Wednesday 5 March 2014

Dermatographism: intersections of language and visage.


The act of writing on the face makes explicit the connections between thought and expression. What I think is often revealed on my features: I would make a terrible poker player, or liar. (Which does not, of course, stop me from lying, though it's fair to say that I'm not that keen on poker.)
In these works, I was trying – in a very obvious manner, perhaps – to express something about how we are shaped – down to our very features – by language. The laying or layering of language onto image tries to hint at ways of expressing our search for meaning and identity through words.

The text comes from a number of sources: Latin copy from a book by John Ray, that great collector of words as well as insects, his love of etymology and entomology going hand in hand. Also transcripts of a conversation with an art historian: a rambling discourse, often breaking into profanity, in which he tries to help me situate my practice. 


Most tellingly for me, on one cast – of my whole head – I used copies of letters from my father. These were not sent to me, but inherited after his death – line after line of his thoughts, opinions, invectives, humour and anger tinged with alternating self-pity and misogyny – all in a crabbed, controlled, obsessively neat copperplate hand. I feel unfairly shaped by his presence. I also, more unfairly, see much of his personality in myself. And here, on me. 

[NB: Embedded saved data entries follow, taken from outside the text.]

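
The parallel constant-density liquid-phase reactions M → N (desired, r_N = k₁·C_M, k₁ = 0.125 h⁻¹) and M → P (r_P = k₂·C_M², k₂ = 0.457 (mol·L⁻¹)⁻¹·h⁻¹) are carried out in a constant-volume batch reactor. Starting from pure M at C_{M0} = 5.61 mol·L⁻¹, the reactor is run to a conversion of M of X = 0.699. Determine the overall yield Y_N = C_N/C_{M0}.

C_M = C_{M0}(1−X) = 1.689 mol·L⁻¹.
Along a PFR/batch, dC_N/dC_M = −r_N/(r_N+r_P) = −k₁/(k₁+k₂·C_M).
Integrating from C_{M0} to C_M: C_N = (0.125/0.457)·ln[(0.125+0.457·5.61)/(0.125+0.457·1.69)] = 0.2735·ln(2.689/0.8967) = 0.3004 mol·L⁻¹.
Y_N = C_N/C_{M0} = 0.3004/5.61 = 0.0535.

0.0535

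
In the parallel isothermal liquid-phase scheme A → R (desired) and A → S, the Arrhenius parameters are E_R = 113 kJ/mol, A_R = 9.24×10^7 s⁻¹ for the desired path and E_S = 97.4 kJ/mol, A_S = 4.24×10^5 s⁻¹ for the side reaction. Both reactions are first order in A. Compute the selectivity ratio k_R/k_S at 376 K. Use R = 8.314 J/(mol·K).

1.48

With equal orders, S_{R/S} = k_R/k_S = (A_R/A_S)·exp[(E_S−E_R)/(RT)].
(E_S−E_R)/(RT) = (97.4−113)×10³/(8.314×376) = -15600/3126 = -4.990.
k_R/k_S = (9.24×10^7/4.24×10^5)·exp(-4.990) = 217.9 × 0.006804 = 1.48.
Since E_R > E_S, raising the temperature improves selectivity toward R.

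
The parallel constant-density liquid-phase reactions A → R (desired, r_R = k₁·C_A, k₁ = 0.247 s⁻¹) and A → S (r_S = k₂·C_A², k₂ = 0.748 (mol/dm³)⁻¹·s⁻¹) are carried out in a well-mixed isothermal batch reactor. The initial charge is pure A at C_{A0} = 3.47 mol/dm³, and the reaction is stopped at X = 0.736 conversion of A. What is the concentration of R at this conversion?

C_A = C_{A0}(1−X) = 0.9161 mol/dm³.
Along a PFR/batch, dC_R/dC_A = −r_R/(r_R+r_S) = −k₁/(k₁+k₂·C_A).
Integrating from C_{A0} to C_A: C_R = (0.247/0.748)·ln[(0.247+0.748·3.47)/(0.247+0.748·0.916)] = 0.3302·ln(2.843/0.9322) = 0.3681 mol/dm³.

0.368 mol/dm³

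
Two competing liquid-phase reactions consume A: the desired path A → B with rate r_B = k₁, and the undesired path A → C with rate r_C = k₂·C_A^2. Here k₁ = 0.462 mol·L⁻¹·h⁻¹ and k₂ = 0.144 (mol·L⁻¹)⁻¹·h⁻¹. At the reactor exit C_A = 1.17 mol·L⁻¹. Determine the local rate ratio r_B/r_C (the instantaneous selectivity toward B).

2.34

S_{B/C} = r_B/r_C = (k₁)/(k₂·C_A^2) = (k₁/k₂)·C_A^-2.
= (0.462) / (0.144×1.170^2) = 0.4620/0.1971 = 2.34.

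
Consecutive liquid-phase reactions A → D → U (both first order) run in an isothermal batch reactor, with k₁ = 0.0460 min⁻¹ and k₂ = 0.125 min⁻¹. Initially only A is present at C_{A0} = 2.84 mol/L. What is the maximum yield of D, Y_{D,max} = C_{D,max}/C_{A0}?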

After making 'letter head', I learnt about a verse form called pantoum: a Malay verse form, it seemed apt to me as much of my striving for a sense of identity and place is born of being mixed-race, half native Malay and half colonial English, a third-culture child. I wrote a pantoum – not a good one – entitled 'I am all written in my father's hand'. I never, of course, actually applied this poem to my face.

The process of applying the text – transferring it from printed page to face – necessarily reverses it, unless I take the trouble to reverse it before application. Sometimes I do, so that it is, in part at least, legible. Sometimes I prefer it to stand mirrored, so it's meaning is obscured and the letters become shapes and patterns, like tattoos in another language whose characters are not familiar to us. And later, I took to carving text directly into the mould – writing in reverse, so that when a cast was taken it would be the right way round. These carved texts stand proud of the skin, not laid onto it but emerging directly from it, as happens with a condition called dermatographic urticaria. It seemed to me that some thoughts are so powerfully experienced, or exact so vigorous a force upon the self, that they could rise up under the skin: that the skin itself – the largest organ of the body – could be both medium and message.

My first experiment with carving words into a mould, in reverse, freehand and off the top of my head, brought forth "what if the weather-map of your emotional life were engraved upon the very skin of your face?" Nothing deep or meaningful. I was imagining that a condition like that would willy-nilly transcribe your emotions (rather than your thoughts, say) on to your skin – as the devil might use you as parchment, if you were possessed. But in this case, possessed only by the raw and chaotic nature of your self. Why weather-map? The truth is that I was going to use just 'map', but needed a longer word to fit across: and the notion of weather being untameable, out of one's control, chimed with how I felt about the process. That feelings and words swirl around, ungraspable until they push their way out of your skin. 

 Sometimes, perhaps, what I think may be literally written all over my face.